Der neue String darf zudem keine Konfliktgruppe schaffen oder erweitern. Wenn der neue String die Bewertung besteht, gilt für die Bewerbung eine zusätzliche Frist für Einsprüche, Kommentare zur Bewerbung und Benachrichtigungen zu Singular- oder Pluralversionen.

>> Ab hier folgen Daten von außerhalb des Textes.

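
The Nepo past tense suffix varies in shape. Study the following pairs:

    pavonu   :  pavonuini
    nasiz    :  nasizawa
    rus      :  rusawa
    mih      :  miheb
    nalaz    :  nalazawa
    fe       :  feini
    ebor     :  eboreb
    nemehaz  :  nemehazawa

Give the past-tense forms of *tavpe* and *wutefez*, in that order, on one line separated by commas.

Looking at the final sound of each stem: -awa when the stem ends in a sibilant (*nasiz*, *rus*, *nalaz*, *nemehaz*); -eb when the stem ends in a non-sibilant consonant (*mih*, *ebor*); -ini when the stem ends in a vowel (*pavonu*, *fe*).
*tavpe* — final sound /e/ (a vowel) → -ini → *tavpeini*.
Since the final sound of *wutefez* is /z/ (a sibilant), it takes -awa, giving *wutefezawa*.

tavpeini, wutefezawa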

5. Keine privaten Auktionen

In der ersten Runde vermuteten viele, dass es Bewerber gab, die sich gezielt um eine gTLD beworben hatten, in der Hoffnung, mit mehreren Mitbewerbern um denselben String in Konkurrenz zu geraten, um dann aufgekauft zu werden und allein durch die Antragstellung Gewinn zu machen. In der zweiten Runde sind alle Formen der privaten Konfliktlösung – einschließlich privater Auktionen und Joint Ventures nach der Antragstellung – verboten. Antragstellern für Strings einer Konfliktgruppe ist es strengstens untersagt, direkt oder indirekt mit anderen Bewerbern zu kommunizieren und Informationen über ihre Anträge für strittige Strings an andere Antragsteller weiterzugeben. Im AGB sind der Zeitpunkt und die Dauer dieses Verbots sowie die begrenzten Ausnahmen genau festgelegt. Die ICANN kann gegen Bewerber vorgehen, die gegen diese Regeln verstoßen. Zu den Sanktionen gehört unter anderem der Ausschluss von künftigen Runden des neuen gTLD-Programms.

Wie geht es weiter?

Nach Ablauf der öffentlichen Kommentierungsfrist im Juli 2025 wird die ICANN die Kommentare bis Ende August in einem Bericht zusammenfassen, der dann öffentlich zugänglich gemacht und dem Subsequent Procedures Implementation Review Team (IRT), der Arbeitsgruppe, die für die Erstellung des AGB verantwortlich ist, zur Verfügung gestellt wird. Das IRT wird die Kommentare prüfen, über etwaige Änderungen entscheiden und die Prüfung und endgültige Genehmigung des AGB durch den ICANN-Vorstand beantragen. Damit das Bewerbungsfenster im April 2026 geöffnet werden kann, muss die endgültige Version des AGB bis spätestens 31. Dezember 2025 genehmigt und öffentlich zugänglich sein.